The five officers are:
It was an occasion of celebration, but a serious one marked by a degree of solemnity. The five, clad in the full-dress military uniforms, marched to center stage in single file.
Dartmouth Trustee Nathaniel (Nate) Fick ’99, who served as a combat Marine Corps officer, welcomed the five students and their families and friends.
“You are joining a long green line, a tradition of military service going back to [Dartmouth’s] founding,” he told the commissioning candidates.
Fick recounted some of that history. “Seventy-three Dartmouth alums served in the Civil War on both sides, and 3,407 served in World War I. During and following World War II, the numbers grew too big to track.”
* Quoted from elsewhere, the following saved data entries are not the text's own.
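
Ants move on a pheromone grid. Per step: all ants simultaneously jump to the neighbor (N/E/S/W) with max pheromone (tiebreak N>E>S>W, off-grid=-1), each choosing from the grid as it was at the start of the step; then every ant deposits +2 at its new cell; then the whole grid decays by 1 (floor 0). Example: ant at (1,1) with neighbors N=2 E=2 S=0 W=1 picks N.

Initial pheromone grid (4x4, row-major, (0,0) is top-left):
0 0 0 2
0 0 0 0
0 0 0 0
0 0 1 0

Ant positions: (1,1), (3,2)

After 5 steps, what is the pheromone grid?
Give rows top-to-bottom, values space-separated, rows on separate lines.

After step 1: ants at (0,1),(2,2)
  0 1 0 1
  0 0 0 0
  0 0 1 0
  0 0 0 0
After step 2: ants at (0,2),(1,2)
  0 0 1 0
  0 0 1 0
  0 0 0 0
  0 0 0 0
After step 3: ants at (1,2),(0,2)
  0 0 2 0
  0 0 2 0
  0 0 0 0
  0 0 0 0
After step 4: ants at (0,2),(1,2)
  0 0 3 0
  0 0 3 0
  0 0 0 0
  0 0 0 0
After step 5: ants at (1,2),(0,2)
  0 0 4 0
  0 0 4 0
  0 0 0 0
  0 0 0 0

0 0 4 0
0 0 4 0
0 0 0 0
0 0 0 0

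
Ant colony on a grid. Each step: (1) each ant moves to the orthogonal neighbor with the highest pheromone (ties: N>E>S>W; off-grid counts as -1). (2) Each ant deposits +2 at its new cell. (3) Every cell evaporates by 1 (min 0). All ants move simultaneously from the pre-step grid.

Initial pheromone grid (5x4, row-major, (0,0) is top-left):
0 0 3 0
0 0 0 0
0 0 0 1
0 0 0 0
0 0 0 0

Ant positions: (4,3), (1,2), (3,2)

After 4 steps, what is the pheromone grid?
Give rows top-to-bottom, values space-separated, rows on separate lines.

After step 1: ants at (3,3),(0,2),(2,2)
  0 0 4 0
  0 0 0 0
  0 0 1 0
  0 0 0 1
  0 0 0 0
After step 2: ants at (2,3),(0,3),(1,2)
  0 0 3 1
  0 0 1 0
  0 0 0 1
  0 0 0 0
  0 0 0 0
After step 3: ants at (1,3),(0,2),(0,2)
  0 0 6 0
  0 0 0 1
  0 0 0 0
  0 0 0 0
  0 0 0 0
After step 4: ants at (0,3),(0,3),(0,3)
  0 0 5 5
  0 0 0 0
  0 0 0 0
  0 0 0 0
  0 0 0 0

0 0 5 5
0 0 0 0
0 0 0 0
0 0 0 0
0 0 0 0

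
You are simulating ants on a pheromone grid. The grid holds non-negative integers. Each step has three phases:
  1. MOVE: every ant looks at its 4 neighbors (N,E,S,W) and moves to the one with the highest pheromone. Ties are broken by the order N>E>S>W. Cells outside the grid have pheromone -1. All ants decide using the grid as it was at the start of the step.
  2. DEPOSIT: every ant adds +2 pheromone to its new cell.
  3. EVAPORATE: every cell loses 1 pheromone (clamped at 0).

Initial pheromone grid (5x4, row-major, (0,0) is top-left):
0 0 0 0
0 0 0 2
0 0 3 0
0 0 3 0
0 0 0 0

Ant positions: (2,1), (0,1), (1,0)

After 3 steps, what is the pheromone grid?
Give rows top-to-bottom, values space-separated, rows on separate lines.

After step 1: ants at (2,2),(0,2),(0,0)
  1 0 1 0
  0 0 0 1
  0 0 4 0
  0 0 2 0
  0 0 0 0
After step 2: ants at (3,2),(0,3),(0,1)
  0 1 0 1
  0 0 0 0
  0 0 3 0
  0 0 3 0
  0 0 0 0
After step 3: ants at (2,2),(1,3),(0,2)
  0 0 1 0
  0 0 0 1
  0 0 4 0
  0 0 2 0
  0 0 0 0

0 0 1 0
0 0 0 1
0 0 4 0
0 0 2 0
0 0 0 0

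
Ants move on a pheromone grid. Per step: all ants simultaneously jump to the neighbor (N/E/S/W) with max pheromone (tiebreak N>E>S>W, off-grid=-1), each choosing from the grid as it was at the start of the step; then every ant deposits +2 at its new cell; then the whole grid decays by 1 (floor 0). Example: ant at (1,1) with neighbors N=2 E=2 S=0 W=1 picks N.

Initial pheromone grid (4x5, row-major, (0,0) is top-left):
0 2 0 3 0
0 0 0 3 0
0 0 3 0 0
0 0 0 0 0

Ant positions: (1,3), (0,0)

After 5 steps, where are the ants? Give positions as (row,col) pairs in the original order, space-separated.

Step 1: ant0:(1,3)->N->(0,3) | ant1:(0,0)->E->(0,1)
  grid max=4 at (0,3)
Step 2: ant0:(0,3)->S->(1,3) | ant1:(0,1)->E->(0,2)
  grid max=3 at (0,3)
Step 3: ant0:(1,3)->N->(0,3) | ant1:(0,2)->E->(0,3)
  grid max=6 at (0,3)
Step 4: ant0:(0,3)->S->(1,3) | ant1:(0,3)->S->(1,3)
  grid max=5 at (0,3)
Step 5: ant0:(1,3)->N->(0,3) | ant1:(1,3)->N->(0,3)
  grid max=8 at (0,3)

(0,3) (0,3)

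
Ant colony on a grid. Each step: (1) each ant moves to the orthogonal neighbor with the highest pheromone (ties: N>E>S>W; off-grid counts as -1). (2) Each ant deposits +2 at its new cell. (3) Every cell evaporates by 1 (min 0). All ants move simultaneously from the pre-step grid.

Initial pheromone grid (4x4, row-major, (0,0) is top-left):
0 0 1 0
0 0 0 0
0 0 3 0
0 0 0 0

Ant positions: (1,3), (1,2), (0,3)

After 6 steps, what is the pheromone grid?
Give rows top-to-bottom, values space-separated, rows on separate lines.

After step 1: ants at (0,3),(2,2),(0,2)
  0 0 2 1
  0 0 0 0
  0 0 4 0
  0 0 0 0
After step 2: ants at (0,2),(1,2),(0,3)
  0 0 3 2
  0 0 1 0
  0 0 3 0
  0 0 0 0
After step 3: ants at (0,3),(0,2),(0,2)
  0 0 6 3
  0 0 0 0
  0 0 2 0
  0 0 0 0
After step 4: ants at (0,2),(0,3),(0,3)
  0 0 7 6
  0 0 0 0
  0 0 1 0
  0 0 0 0
After step 5: ants at (0,3),(0,2),(0,2)
  0 0 10 7
  0 0 0 0
  0 0 0 0
  0 0 0 0
After step 6: ants at (0,2),(0,3),(0,3)
  0 0 11 10
  0 0 0 0
  0 0 0 0
  0 0 0 0

0 0 11 10
0 0 0 0
0 0 0 0
0 0 0 0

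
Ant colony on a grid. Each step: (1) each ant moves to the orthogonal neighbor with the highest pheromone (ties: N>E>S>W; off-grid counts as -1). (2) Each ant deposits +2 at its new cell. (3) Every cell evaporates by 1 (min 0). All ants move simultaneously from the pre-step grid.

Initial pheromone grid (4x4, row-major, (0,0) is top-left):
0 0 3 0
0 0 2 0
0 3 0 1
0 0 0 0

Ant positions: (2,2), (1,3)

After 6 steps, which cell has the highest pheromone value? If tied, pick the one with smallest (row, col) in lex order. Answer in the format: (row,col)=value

Step 1: ant0:(2,2)->W->(2,1) | ant1:(1,3)->W->(1,2)
  grid max=4 at (2,1)
Step 2: ant0:(2,1)->N->(1,1) | ant1:(1,2)->N->(0,2)
  grid max=3 at (0,2)
Step 3: ant0:(1,1)->S->(2,1) | ant1:(0,2)->S->(1,2)
  grid max=4 at (2,1)
Step 4: ant0:(2,1)->N->(1,1) | ant1:(1,2)->N->(0,2)
  grid max=3 at (0,2)
Step 5: ant0:(1,1)->S->(2,1) | ant1:(0,2)->S->(1,2)
  grid max=4 at (2,1)
Step 6: ant0:(2,1)->N->(1,1) | ant1:(1,2)->N->(0,2)
  grid max=3 at (0,2)
Final grid:
  0 0 3 0
  0 1 2 0
  0 3 0 0
  0 0 0 0
Max pheromone 3 at (0,2)

Answer: (0,2)=3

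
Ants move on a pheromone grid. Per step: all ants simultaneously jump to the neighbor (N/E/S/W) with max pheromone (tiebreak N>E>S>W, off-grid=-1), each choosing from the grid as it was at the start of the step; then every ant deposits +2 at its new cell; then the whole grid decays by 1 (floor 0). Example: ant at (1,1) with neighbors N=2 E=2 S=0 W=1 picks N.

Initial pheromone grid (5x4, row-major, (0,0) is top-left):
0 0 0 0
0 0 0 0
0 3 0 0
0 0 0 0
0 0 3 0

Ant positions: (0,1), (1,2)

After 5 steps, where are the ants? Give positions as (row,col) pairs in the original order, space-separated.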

He spoke of the 20 veterans now enrolled at Dartmouth and initiatives such as the Posse Veterans Program, with which Dartmouth is partnered, to encourage and attract armed forces veterans to the College. In closing, Fick addressed the five new officers directly, saying, “I salute you and wish you the very best.”
The seriousness of the event deepened with the reading of the commissioning warrants, setting out the responsibilities with which the new officers are charged. They were read by Army Capt. Keith Schnell and Marine Corps Capt. Jack Webb and were followed by the administration of the oath of office by Army Col. (retired) Frank P. Wagdalt, who is Monica Wagdalt’s father.
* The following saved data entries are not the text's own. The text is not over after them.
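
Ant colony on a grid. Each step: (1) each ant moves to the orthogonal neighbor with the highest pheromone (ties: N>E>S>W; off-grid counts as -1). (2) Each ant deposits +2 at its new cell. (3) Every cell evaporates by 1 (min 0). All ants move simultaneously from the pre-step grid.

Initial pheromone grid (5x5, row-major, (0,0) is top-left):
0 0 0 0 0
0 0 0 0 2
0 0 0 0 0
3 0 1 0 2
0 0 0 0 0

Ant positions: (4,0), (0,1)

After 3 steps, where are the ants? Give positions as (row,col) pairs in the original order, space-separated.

Step 1: ant0:(4,0)->N->(3,0) | ant1:(0,1)->E->(0,2)
  grid max=4 at (3,0)
Step 2: ant0:(3,0)->N->(2,0) | ant1:(0,2)->E->(0,3)
  grid max=3 at (3,0)
Step 3: ant0:(2,0)->S->(3,0) | ant1:(0,3)->E->(0,4)
  grid max=4 at (3,0)

(3,0) (0,4)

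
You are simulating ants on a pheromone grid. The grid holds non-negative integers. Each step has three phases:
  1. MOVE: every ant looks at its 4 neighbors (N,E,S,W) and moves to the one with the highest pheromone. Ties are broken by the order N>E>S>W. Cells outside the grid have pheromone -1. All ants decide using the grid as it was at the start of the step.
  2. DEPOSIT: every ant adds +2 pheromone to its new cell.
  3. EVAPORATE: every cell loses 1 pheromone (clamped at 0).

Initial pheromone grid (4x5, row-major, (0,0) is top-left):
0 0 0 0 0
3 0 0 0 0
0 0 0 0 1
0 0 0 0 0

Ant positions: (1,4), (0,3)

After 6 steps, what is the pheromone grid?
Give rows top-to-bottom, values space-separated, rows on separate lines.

After step 1: ants at (2,4),(0,4)
  0 0 0 0 1
  2 0 0 0 0
  0 0 0 0 2
  0 0 0 0 0
After step 2: ants at (1,4),(1,4)
  0 0 0 0 0
  1 0 0 0 3
  0 0 0 0 1
  0 0 0 0 0
After step 3: ants at (2,4),(2,4)
  0 0 0 0 0
  0 0 0 0 2
  0 0 0 0 4
  0 0 0 0 0
After step 4: ants at (1,4),(1,4)
  0 0 0 0 0
  0 0 0 0 5
  0 0 0 0 3
  0 0 0 0 0
After step 5: ants at (2,4),(2,4)
  0 0 0 0 0
  0 0 0 0 4
  0 0 0 0 6
  0 0 0 0 0
After step 6: ants at (1,4),(1,4)
  0 0 0 0 0
  0 0 0 0 7
  0 0 0 0 5
  0 0 0 0 0

0 0 0 0 0
0 0 0 0 7
0 0 0 0 5
0 0 0 0 0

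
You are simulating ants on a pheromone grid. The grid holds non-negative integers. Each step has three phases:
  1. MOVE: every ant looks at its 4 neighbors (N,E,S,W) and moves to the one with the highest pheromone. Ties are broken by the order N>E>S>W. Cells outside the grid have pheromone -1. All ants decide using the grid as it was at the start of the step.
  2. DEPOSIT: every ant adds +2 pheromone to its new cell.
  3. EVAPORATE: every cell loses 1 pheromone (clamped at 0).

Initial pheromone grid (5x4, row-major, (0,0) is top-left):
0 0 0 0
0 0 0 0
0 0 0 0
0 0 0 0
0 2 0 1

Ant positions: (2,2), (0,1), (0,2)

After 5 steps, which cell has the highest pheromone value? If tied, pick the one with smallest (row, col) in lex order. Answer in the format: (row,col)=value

Answer: (0,2)=9

Derivation:
Step 1: ant0:(2,2)->N->(1,2) | ant1:(0,1)->E->(0,2) | ant2:(0,2)->E->(0,3)
  grid max=1 at (0,2)
Step 2: ant0:(1,2)->N->(0,2) | ant1:(0,2)->E->(0,3) | ant2:(0,3)->W->(0,2)
  grid max=4 at (0,2)
Step 3: ant0:(0,2)->E->(0,3) | ant1:(0,3)->W->(0,2) | ant2:(0,2)->E->(0,3)
  grid max=5 at (0,2)
Step 4: ant0:(0,3)->W->(0,2) | ant1:(0,2)->E->(0,3) | ant2:(0,3)->W->(0,2)
  grid max=8 at (0,2)
Step 5: ant0:(0,2)->E->(0,3) | ant1:(0,3)->W->(0,2) | ant2:(0,2)->E->(0,3)
  grid max=9 at (0,2)
Final grid:
  0 0 9 9
  0 0 0 0
  0 0 0 0
  0 0 0 0
  0 0 0 0
Max pheromone 9 at (0,2)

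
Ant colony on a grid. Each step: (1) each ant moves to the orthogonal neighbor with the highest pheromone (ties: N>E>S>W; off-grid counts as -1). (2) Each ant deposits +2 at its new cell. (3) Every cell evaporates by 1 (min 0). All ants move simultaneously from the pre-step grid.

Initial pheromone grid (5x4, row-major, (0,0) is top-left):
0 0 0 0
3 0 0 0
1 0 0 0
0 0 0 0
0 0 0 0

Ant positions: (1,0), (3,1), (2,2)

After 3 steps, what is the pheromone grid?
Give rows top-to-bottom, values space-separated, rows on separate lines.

After step 1: ants at (2,0),(2,1),(1,2)
  0 0 0 0
  2 0 1 0
  2 1 0 0
  0 0 0 0
  0 0 0 0
After step 2: ants at (1,0),(2,0),(0,2)
  0 0 1 0
  3 0 0 0
  3 0 0 0
  0 0 0 0
  0 0 0 0
After step 3: ants at (2,0),(1,0),(0,3)
  0 0 0 1
  4 0 0 0
  4 0 0 0
  0 0 0 0
  0 0 0 0

0 0 0 1
4 0 0 0
4 0 0 0
0 0 0 0
0 0 0 0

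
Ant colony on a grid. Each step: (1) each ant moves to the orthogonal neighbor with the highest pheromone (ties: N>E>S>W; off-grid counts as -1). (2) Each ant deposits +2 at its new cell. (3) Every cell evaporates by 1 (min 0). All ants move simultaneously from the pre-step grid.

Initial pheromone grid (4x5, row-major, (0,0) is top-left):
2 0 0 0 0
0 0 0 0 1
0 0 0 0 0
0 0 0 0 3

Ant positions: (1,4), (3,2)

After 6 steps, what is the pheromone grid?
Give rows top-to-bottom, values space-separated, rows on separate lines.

After step 1: ants at (0,4),(2,2)
  1 0 0 0 1
  0 0 0 0 0
  0 0 1 0 0
  0 0 0 0 2
After step 2: ants at (1,4),(1,2)
  0 0 0 0 0
  0 0 1 0 1
  0 0 0 0 0
  0 0 0 0 1
After step 3: ants at (0,4),(0,2)
  0 0 1 0 1
  0 0 0 0 0
  0 0 0 0 0
  0 0 0 0 0
After step 4: ants at (1,4),(0,3)
  0 0 0 1 0
  0 0 0 0 1
  0 0 0 0 0
  0 0 0 0 0
After step 5: ants at (0,4),(0,4)
  0 0 0 0 3
  0 0 0 0 0
  0 0 0 0 0
  0 0 0 0 0
After step 6: ants at (1,4),(1,4)
  0 0 0 0 2
  0 0 0 0 3
  0 0 0 0 0
  0 0 0 0 0

0 0 0 0 2
0 0 0 0 3
0 0 0 0 0
0 0 0 0 0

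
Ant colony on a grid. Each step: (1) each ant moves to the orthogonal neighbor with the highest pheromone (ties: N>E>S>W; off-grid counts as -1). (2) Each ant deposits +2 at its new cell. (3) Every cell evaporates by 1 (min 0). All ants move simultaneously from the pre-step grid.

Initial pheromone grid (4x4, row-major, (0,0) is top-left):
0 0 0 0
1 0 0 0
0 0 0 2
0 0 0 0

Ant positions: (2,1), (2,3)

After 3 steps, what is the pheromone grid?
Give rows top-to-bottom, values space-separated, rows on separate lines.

After step 1: ants at (1,1),(1,3)
  0 0 0 0
  0 1 0 1
  0 0 0 1
  0 0 0 0
After step 2: ants at (0,1),(2,3)
  0 1 0 0
  0 0 0 0
  0 0 0 2
  0 0 0 0
After step 3: ants at (0,2),(1,3)
  0 0 1 0
  0 0 0 1
  0 0 0 1
  0 0 0 0

0 0 1 0
0 0 0 1
0 0 0 1
0 0 0 0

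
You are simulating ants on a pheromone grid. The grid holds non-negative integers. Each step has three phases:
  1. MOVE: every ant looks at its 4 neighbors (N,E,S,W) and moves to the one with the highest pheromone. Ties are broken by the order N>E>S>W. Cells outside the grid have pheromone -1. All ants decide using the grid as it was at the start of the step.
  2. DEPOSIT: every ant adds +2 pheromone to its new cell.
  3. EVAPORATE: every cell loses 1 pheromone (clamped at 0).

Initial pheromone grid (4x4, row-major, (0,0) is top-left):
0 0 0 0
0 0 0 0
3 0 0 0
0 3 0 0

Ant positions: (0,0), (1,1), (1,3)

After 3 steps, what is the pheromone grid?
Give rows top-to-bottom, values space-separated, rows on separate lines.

After step 1: ants at (0,1),(0,1),(0,3)
  0 3 0 1
  0 0 0 0
  2 0 0 0
  0 2 0 0
After step 2: ants at (0,2),(0,2),(1,3)
  0 2 3 0
  0 0 0 1
  1 0 0 0
  0 1 0 0
After step 3: ants at (0,1),(0,1),(0,3)
  0 5 2 1
  0 0 0 0
  0 0 0 0
  0 0 0 0

0 5 2 1
0 0 0 0
0 0 0 0
0 0 0 0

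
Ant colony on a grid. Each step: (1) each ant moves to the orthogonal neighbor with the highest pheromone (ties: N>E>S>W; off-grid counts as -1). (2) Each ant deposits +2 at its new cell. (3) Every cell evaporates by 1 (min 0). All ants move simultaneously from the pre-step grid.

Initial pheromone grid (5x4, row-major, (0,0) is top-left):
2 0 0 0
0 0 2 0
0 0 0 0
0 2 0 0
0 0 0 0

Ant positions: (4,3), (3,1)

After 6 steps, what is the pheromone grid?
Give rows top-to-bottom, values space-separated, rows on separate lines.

After step 1: ants at (3,3),(2,1)
  1 0 0 0
  0 0 1 0
  0 1 0 0
  0 1 0 1
  0 0 0 0
After step 2: ants at (2,3),(3,1)
  0 0 0 0
  0 0 0 0
  0 0 0 1
  0 2 0 0
  0 0 0 0
After step 3: ants at (1,3),(2,1)
  0 0 0 0
  0 0 0 1
  0 1 0 0
  0 1 0 0
  0 0 0 0
After step 4: ants at (0,3),(3,1)
  0 0 0 1
  0 0 0 0
  0 0 0 0
  0 2 0 0
  0 0 0 0
After step 5: ants at (1,3),(2,1)
  0 0 0 0
  0 0 0 1
  0 1 0 0
  0 1 0 0
  0 0 0 0
After step 6: ants at (0,3),(3,1)
  0 0 0 1
  0 0 0 0
  0 0 0 0
  0 2 0 0
  0 0 0 0

0 0 0 1
0 0 0 0
0 0 0 0
0 2 0 0
0 0 0 0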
Parents of USMC Second Lt. Joseph Carey, Dartmouth professors Lisa Baldez and John Carey, pin the insignia on their son’s uniform. (Photo by Eli Burakian ’00)
On a more festive note, family members and friends joined the new officers on stage to pin on their insignia—the twin gold bars of a second lieutenant.
President Emeritus James Wright spoke to the new officers and their families, in a tone both inspiring and cautionary.
“You honor us by your dedication and your commitment. As you have learned well over the last four years, Dartmouth is an institution that is enriched by its traditions. Among these, and one that I have regularly encouraged, is a tradition of service.
“Dartmouth is a place of privilege,” he continued. “We need always to remember that with privilege comes responsibility—a responsibility to the less fortunate, a responsibility to our world, a responsibility to our country.”
Wright, the Eleazar Wheelock Professor of History Emeritus, then shared “a word with the parents and grandparents here. I do understand the mixture of tremendous pride and of some gnawing apprehension you feel because of this path your graduate has taken.
“It is a scary world and these five remarkable men and women have decided that running from that world is not going to make it the less scary. And while this decision is theirs, I have a hunch that it is not a surprising choice, for they were brought up to accept responsibility and to try to make a difference.”